А вот и другая крылатая тень пласталась по воде. Степик задирал курносое бледное лицо, щурился, ничего не видя от апрельского, близкого солнца, бьющего с небывалой, точно сквозь увеличительное стекло, яркостью. Тогда Степик отводил глаза с навернувшимися слезками вниз, к воде, ничего не видя и теперь, только круглый диск солнца, темный какой-то диск солнца, продолжавший некоторое время оставаться перед слепыми глазами.

И то ли скрипели уключины, то ли дразнили пролетающие птицы, — не помнят, так что Степик уже мысленно, в воображении, хватался за охотничье ружье, бил удачно и сквозь пороховую голубую дымку наблюдал, как снижается подбитая дичь. Очень он любил воображать, представлять, и столько необыкновенного, героического было во всех его вымыслах! Он даже поискал качающуюся на воде тушку дичи, хотя и не могло быть никакой дичи, никто не палил из ружья. Он так увлекся выдумкою, что даже лодку развернул вспять, к городу.

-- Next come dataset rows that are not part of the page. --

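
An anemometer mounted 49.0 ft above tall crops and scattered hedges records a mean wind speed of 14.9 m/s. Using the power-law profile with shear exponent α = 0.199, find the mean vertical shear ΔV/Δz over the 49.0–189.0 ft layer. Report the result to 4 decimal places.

0.0328 m/s/ft

Power law: V₂ = V₁ · (z₂/z₁)^α = 14.9 × (3.8571)^0.199 = 19.4919 m/s
ΔV/Δz = (19.4919 − 14.9)/(189.0 − 49.0) = 4.5919/140.0000 = 0.03280 m/s/ft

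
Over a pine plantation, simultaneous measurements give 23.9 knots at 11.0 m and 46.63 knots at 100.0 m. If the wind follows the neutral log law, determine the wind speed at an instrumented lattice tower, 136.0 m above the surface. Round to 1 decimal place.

Log law: V ∝ ln(z/z₀). From the pair, with r = V₁/V₂ = 0.51255,
ln z₀ = (ln z₁ − r·ln z₂)/(1 − r) = (2.3979 − 0.51255×4.6052)/0.48745 = 0.0770 → z₀ = 1.080 m
V₃ = V₁ · ln(z₃/z₀)/ln(z₁/z₀) = 23.9 × 4.8357/2.3209 = 49.7964 knots

49.8 knots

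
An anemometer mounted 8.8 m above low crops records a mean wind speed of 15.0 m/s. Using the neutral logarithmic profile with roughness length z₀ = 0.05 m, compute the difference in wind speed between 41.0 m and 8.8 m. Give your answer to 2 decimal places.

Log law: V₂ = V₁ · ln(z₂/z₀)/ln(z₁/z₀) = 15.0 × 6.7093/5.1705 = 19.4642 m/s
ΔV = 19.4642 − 15.0 = 4.4642 m/s

4.46 m/s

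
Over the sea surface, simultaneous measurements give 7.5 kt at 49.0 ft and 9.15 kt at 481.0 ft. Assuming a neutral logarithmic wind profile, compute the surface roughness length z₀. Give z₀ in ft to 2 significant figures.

Log law: V(z) ∝ ln(z/z₀). With r = V₁/V₂ = 7.5/9.15 = 0.81967,
r · ln(z₂/z₀) = ln(z₁/z₀) ⇒ ln z₀ = (ln z₁ − r·ln z₂)/(1 − r)
ln z₀ = (3.89182 − 0.81967×6.17587) / 0.18033 = -6.4902
z₀ = exp(-6.4902) = 0.001518 ft

z₀ ≈ 0.0015 ft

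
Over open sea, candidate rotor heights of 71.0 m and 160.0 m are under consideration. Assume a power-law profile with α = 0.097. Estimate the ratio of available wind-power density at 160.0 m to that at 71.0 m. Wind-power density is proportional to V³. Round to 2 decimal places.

1.27

Speed ratio: V_B/V_A = (z_B/z_A)^α = (160.0/71.0)^0.097 = (2.2535)^0.097 = 1.08200
Power-density ratio: P_B/P_A = (V_B/V_A)³ = (1.08200)³ = 1.26673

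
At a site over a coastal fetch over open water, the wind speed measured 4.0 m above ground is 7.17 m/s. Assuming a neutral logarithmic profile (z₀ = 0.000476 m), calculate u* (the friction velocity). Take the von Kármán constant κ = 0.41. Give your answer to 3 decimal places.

Log law: V(z) = (u*/κ) · ln(z/z₀) ⇒ u* = κ · V / ln(z/z₀)
u* = 0.41 × 7.17 / ln(4.0/0.000476) = 0.41 × 7.17 / 9.0364
   = 2.9397 / 9.0364 = 0.3253 m/s

u* ≈ 0.325 m/s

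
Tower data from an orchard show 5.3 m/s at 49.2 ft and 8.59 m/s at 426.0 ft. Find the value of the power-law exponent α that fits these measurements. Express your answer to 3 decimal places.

α ≈ 0.224

Power law: V₂/V₁ = (z₂/z₁)^α ⇒ α = ln(V₂/V₁) / ln(z₂/z₁)
α = ln(8.59/5.3) / ln(426.0/49.2) = ln(1.6208) / ln(8.6585)
  = 0.48289 / 2.15855 = 0.22371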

— Но-но! — строго окликнул от кормы Геннадий, держа переломленное и не выстрелившее ружье. — Следи за курсом!

И Степик качнул головой в берете, Степик поиграл веслами, выравнивая лодку, мерно стал грести, заваливаясь на спину и кланяясь себе да Геннадию, себе да Геннадию, крепкому, широкоплечему, надежному дружку своему, которого обожал, как старшего, хотя были они одноклассники, но вот обожал за немногословие, за сдержанность, за его мужскую какую-то хватку, за его глаз охотника. Такой спокойный, сильный друг у него, такая у них шикарная плоскодонка, такое ружьецо и такая упругая, гулкая от воздуха камера автопокрышки!

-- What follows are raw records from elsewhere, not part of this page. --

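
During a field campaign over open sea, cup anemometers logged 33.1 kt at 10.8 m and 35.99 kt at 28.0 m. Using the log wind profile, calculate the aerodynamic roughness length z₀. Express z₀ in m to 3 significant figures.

Log law: V(z) ∝ ln(z/z₀). With r = V₁/V₂ = 33.1/35.99 = 0.91970,
r · ln(z₂/z₀) = ln(z₁/z₀) ⇒ ln z₀ = (ln z₁ − r·ln z₂)/(1 − r)
ln z₀ = (2.37955 − 0.91970×3.33220) / 0.08030 = -8.5315
z₀ = exp(-8.5315) = 0.0001972 m

z₀ ≈ 0.000197 m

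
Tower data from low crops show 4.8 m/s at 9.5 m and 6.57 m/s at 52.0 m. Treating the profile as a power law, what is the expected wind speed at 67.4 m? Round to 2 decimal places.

6.89 m/s

First find α: α = ln(V₂/V₁)/ln(z₂/z₁) = ln(6.57/4.8)/ln(52.0/9.5) = 0.31390/1.69995 = 0.1847
Extrapolate from 52.0 m to 67.4 m: V₃ = 6.57 × (67.4/52.0)^0.1847 = 6.57 × 1.0491 = 6.8924 m/s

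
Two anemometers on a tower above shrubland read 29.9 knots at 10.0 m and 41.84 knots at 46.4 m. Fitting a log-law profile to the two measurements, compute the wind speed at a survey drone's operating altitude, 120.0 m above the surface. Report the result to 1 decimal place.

Log law: V ∝ ln(z/z₀). From the pair, with r = V₁/V₂ = 0.71463,
ln z₀ = (ln z₁ − r·ln z₂)/(1 − r) = (2.3026 − 0.71463×3.8373)/0.28537 = -1.5406 → z₀ = 0.2142 m
V₃ = V₁ · ln(z₃/z₀)/ln(z₁/z₀) = 29.9 × 6.3281/3.8432 = 49.2324 knots

49.2 knots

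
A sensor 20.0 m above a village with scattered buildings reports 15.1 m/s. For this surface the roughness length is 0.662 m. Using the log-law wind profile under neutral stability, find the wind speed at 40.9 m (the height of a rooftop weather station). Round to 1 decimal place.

Log law: V(z) ∝ ln(z/z₀), so V₂/V₁ = ln(z₂/z₀) / ln(z₁/z₀).
ln(40.9/0.662) = 4.1236, ln(20.0/0.662) = 3.4082
V₂ = 15.1 × 4.1236/3.4082 = 15.1 × 1.2099 = 18.2695 m/s

18.3 m/s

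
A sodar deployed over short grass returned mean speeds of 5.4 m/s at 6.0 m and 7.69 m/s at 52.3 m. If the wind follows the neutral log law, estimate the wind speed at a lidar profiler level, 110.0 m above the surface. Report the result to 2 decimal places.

Log law: V ∝ ln(z/z₀). From the pair, with r = V₁/V₂ = 0.70221,
ln z₀ = (ln z₁ − r·ln z₂)/(1 − r) = (1.7918 − 0.70221×3.9570)/0.29779 = -3.3140 → z₀ = 0.03637 m
V₃ = V₁ · ln(z₃/z₀)/ln(z₁/z₀) = 5.4 × 8.0145/5.1058 = 8.4763 m/s

8.48 m/s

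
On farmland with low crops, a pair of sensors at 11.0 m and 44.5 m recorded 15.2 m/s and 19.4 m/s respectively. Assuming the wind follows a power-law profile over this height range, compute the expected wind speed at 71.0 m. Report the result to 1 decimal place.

21.0 m/s

First find α: α = ln(V₂/V₁)/ln(z₂/z₁) = ln(19.4/15.2)/ln(44.5/11.0) = 0.24398/1.39759 = 0.1746
Extrapolate from 44.5 m to 71.0 m: V₃ = 19.4 × (71.0/44.5)^0.1746 = 19.4 × 1.0850 = 21.0485 m/s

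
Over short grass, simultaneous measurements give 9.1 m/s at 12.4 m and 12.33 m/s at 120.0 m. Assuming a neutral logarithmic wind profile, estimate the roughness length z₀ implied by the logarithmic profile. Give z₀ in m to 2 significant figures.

Log law: V(z) ∝ ln(z/z₀). With r = V₁/V₂ = 9.1/12.33 = 0.73804,
r · ln(z₂/z₀) = ln(z₁/z₀) ⇒ ln z₀ = (ln z₁ − r·ln z₂)/(1 − r)
ln z₀ = (2.51770 − 0.73804×4.78749) / 0.26196 = -3.8771
z₀ = exp(-3.8771) = 0.02071 m

z₀ ≈ 0.021 m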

— Ну что, — голосом бывалого странствующего человека проговорил Геннадий, выпрямляя ружье, — мы вышли в открытое море?

Степик глянул с восторгом вдаль, на высокий, словно крепостной вал, берег с голыми еще деревьями, с крышами, трубами, зеркальцами окон того города, где они жили и где сегодня с самого утра готовились к походу, к новой какой-то жизни готовились, и где отец Геннадия, накачивая насосом автомобильный баллон, говорил им раздумчиво такое:

«У каждого из нас детство имеет три возраста детства, запомните».

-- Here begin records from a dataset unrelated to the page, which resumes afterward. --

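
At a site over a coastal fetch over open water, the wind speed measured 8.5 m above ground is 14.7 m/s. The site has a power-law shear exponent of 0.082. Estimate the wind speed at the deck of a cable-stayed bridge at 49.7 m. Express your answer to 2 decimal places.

Power-law profile: V₂ = V₁ · (z₂/z₁)^α
V₂ = 14.7 × (49.7/8.5)^0.082 = 14.7 × (5.8471)^0.082
    = 14.7 × 1.1558 = 16.9905 m/s

16.99 m/s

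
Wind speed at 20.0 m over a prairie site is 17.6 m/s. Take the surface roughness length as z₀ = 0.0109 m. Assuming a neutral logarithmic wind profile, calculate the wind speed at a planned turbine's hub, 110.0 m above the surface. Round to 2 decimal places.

Log law: V(z) ∝ ln(z/z₀), so V₂/V₁ = ln(z₂/z₀) / ln(z₁/z₀).
ln(110.0/0.0109) = 9.2195, ln(20.0/0.0109) = 7.5147
V₂ = 17.6 × 9.2195/7.5147 = 17.6 × 1.2269 = 21.5926 m/s

21.59 m/s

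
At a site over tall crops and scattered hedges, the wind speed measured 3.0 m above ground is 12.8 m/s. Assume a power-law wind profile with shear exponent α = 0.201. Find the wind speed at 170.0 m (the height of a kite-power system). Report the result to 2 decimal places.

28.82 m/s

Power-law profile: V₂ = V₁ · (z₂/z₁)^α
V₂ = 12.8 × (170.0/3.0)^0.201 = 12.8 × (56.6667)^0.201
    = 12.8 × 2.2512 = 28.8157 m/s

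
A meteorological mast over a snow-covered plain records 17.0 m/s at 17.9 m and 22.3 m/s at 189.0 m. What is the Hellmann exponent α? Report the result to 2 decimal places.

α ≈ 0.12

Power law: V₂/V₁ = (z₂/z₁)^α ⇒ α = ln(V₂/V₁) / ln(z₂/z₁)
α = ln(22.3/17.0) / ln(189.0/17.9) = ln(1.3118) / ln(10.5587)
  = 0.27137 / 2.35695 = 0.11514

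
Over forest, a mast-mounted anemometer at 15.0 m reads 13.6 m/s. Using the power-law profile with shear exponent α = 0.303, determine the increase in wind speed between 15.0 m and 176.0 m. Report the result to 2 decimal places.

Power law: V₂ = V₁ · (z₂/z₁)^α = 13.6 × (11.7333)^0.303 = 28.6796 m/s
ΔV = 28.6796 − 13.6 = 15.0796 m/s

15.08 m/s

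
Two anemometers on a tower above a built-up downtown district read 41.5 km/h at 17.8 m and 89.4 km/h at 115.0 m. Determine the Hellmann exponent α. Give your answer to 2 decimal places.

α ≈ 0.41

Power law: V₂/V₁ = (z₂/z₁)^α ⇒ α = ln(V₂/V₁) / ln(z₂/z₁)
α = ln(89.4/41.5) / ln(115.0/17.8) = ln(2.1542) / ln(6.4607)
  = 0.76743 / 1.86573 = 0.41133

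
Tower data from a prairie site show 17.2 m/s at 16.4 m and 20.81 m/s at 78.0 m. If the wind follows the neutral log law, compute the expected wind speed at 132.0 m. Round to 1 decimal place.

Log law: V ∝ ln(z/z₀). From the pair, with r = V₁/V₂ = 0.82653,
ln z₀ = (ln z₁ − r·ln z₂)/(1 − r) = (2.7973 − 0.82653×4.3567)/0.17347 = -4.6327 → z₀ = 0.009729 m
V₃ = V₁ · ln(z₃/z₀)/ln(z₁/z₀) = 17.2 × 9.5155/7.4300 = 22.0279 m/s

22.0 m/s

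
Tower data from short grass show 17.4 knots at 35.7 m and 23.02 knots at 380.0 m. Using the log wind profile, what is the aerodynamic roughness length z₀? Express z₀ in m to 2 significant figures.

z₀ ≈ 0.024 m

Log law: V(z) ∝ ln(z/z₀). With r = V₁/V₂ = 17.4/23.02 = 0.75586,
r · ln(z₂/z₀) = ln(z₁/z₀) ⇒ ln z₀ = (ln z₁ − r·ln z₂)/(1 − r)
ln z₀ = (3.57515 − 0.75586×5.94017) / 0.24414 = -3.7472
z₀ = exp(-3.7472) = 0.02358 m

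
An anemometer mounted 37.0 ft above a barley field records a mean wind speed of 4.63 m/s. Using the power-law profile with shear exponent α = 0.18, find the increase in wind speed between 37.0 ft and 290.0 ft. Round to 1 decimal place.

2.1 m/s

Power law: V₂ = V₁ · (z₂/z₁)^α = 4.63 × (7.8378)^0.18 = 6.7071 m/s
ΔV = 6.7071 − 4.63 = 2.0771 m/s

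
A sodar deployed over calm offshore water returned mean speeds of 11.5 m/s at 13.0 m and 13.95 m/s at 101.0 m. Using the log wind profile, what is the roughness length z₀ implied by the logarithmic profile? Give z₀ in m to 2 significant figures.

Log law: V(z) ∝ ln(z/z₀). With r = V₁/V₂ = 11.5/13.95 = 0.82437,
r · ln(z₂/z₀) = ln(z₁/z₀) ⇒ ln z₀ = (ln z₁ − r·ln z₂)/(1 − r)
ln z₀ = (2.56495 − 0.82437×4.61512) / 0.17563 = -7.0583
z₀ = exp(-7.0583) = 0.0008602 m

z₀ ≈ 0.00086 m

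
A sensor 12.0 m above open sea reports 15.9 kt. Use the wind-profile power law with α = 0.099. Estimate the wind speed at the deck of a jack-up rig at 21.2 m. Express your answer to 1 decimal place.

16.8 kt

Power-law profile: V₂ = V₁ · (z₂/z₁)^α
V₂ = 15.9 × (21.2/12.0)^0.099 = 15.9 × (1.7667)^0.099
    = 15.9 × 1.0580 = 16.8215 kt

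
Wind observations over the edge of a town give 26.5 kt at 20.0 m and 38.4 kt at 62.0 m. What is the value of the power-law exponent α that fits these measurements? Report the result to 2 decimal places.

α ≈ 0.33

Power law: V₂/V₁ = (z₂/z₁)^α ⇒ α = ln(V₂/V₁) / ln(z₂/z₁)
α = ln(38.4/26.5) / ln(62.0/20.0) = ln(1.4491) / ln(3.1000)
  = 0.37091 / 1.13140 = 0.32783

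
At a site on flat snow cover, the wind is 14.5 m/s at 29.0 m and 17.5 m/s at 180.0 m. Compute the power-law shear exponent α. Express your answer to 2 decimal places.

α ≈ 0.10

Power law: V₂/V₁ = (z₂/z₁)^α ⇒ α = ln(V₂/V₁) / ln(z₂/z₁)
α = ln(17.5/14.5) / ln(180.0/29.0) = ln(1.2069) / ln(6.2069)
  = 0.18805 / 1.82566 = 0.10301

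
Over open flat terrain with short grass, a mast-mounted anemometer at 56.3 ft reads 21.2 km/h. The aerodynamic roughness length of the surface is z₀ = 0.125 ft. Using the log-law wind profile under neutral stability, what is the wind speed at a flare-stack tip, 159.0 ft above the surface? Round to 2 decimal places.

Log law: V(z) ∝ ln(z/z₀), so V₂/V₁ = ln(z₂/z₀) / ln(z₁/z₀).
ln(159.0/0.125) = 7.1483, ln(56.3/0.125) = 6.1101
V₂ = 21.2 × 7.1483/6.1101 = 21.2 × 1.1699 = 24.8022 km/h

24.80 km/h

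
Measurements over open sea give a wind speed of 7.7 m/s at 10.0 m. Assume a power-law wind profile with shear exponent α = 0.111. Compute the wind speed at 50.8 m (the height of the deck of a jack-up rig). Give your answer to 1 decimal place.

Power-law profile: V₂ = V₁ · (z₂/z₁)^α
V₂ = 7.7 × (50.8/10.0)^0.111 = 7.7 × (5.0800)^0.111
    = 7.7 × 1.1977 = 9.2223 m/s

9.2 m/s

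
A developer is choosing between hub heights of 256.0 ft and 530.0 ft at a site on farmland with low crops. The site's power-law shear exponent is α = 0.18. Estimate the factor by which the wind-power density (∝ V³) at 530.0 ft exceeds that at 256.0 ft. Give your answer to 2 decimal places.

1.48

Speed ratio: V_B/V_A = (z_B/z_A)^α = (530.0/256.0)^0.18 = (2.0703)^0.18 = 1.13995
Power-density ratio: P_B/P_A = (V_B/V_A)³ = (1.13995)³ = 1.48136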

Да, говорил отец Геннадия, в первом возрасте детства мы жадны на впечатления и открытия, нам так везет, мы так счастливы, если впервые, скажем, промчимся на мотоцикле. Все видится нам необыкновенным, каждый день — это новая жизнь! Но мы вырастаем, говорил отец Геннадия, мы уже не пацаны, нам пора открывать другие города и земли. И мы порываем с детством. Потом мы учимся и живем в других городах, получаем ранения на войне или даже не на войне, просто всякие житейские раны, живем, наслаждаемся, мучаемся — и вдруг какой-то случай занесет на эту пристань, на Днепр. Мы еще не старики, еще здоровы и сильны, но мы так много повидали и узнали, что все, чем жили в детстве, на что уповали и что, быть может, не сбылось, теперь нам кажется далеким, наивным, ребяческим. Вот это и есть второй возраст детства: со снисходительностью вспоминать о детстве, быть взрослым и снисходительным ко всему первому, раннему. Да, говорил отец Геннадия, но потом, когда-нибудь потом наступит и такая пора, когда сильнее всего захочется увидеть места, где подрастал, где начинал жить. И вот вспоминаешь всякие мелочи, подробности, какую-нибудь чепуху из ребяческих лет, и она, эта чепуха, почему-то радует и утешает старых бродяг, знатоков жизни. Это третий возраст детства, когда особой любовью жалуешь свое детство, когда пытаешься допытаться у себя, отчего сложилась жизнь так или иначе, отчего у тебя такой характер. Теперь, конечно, виднее, отчего такой характер, теперь виднее все причины! Да только, говорил отец Геннадия, это уж самый горький возраст детства: никаких уже тебе открытий, а лишь подсчет потерь…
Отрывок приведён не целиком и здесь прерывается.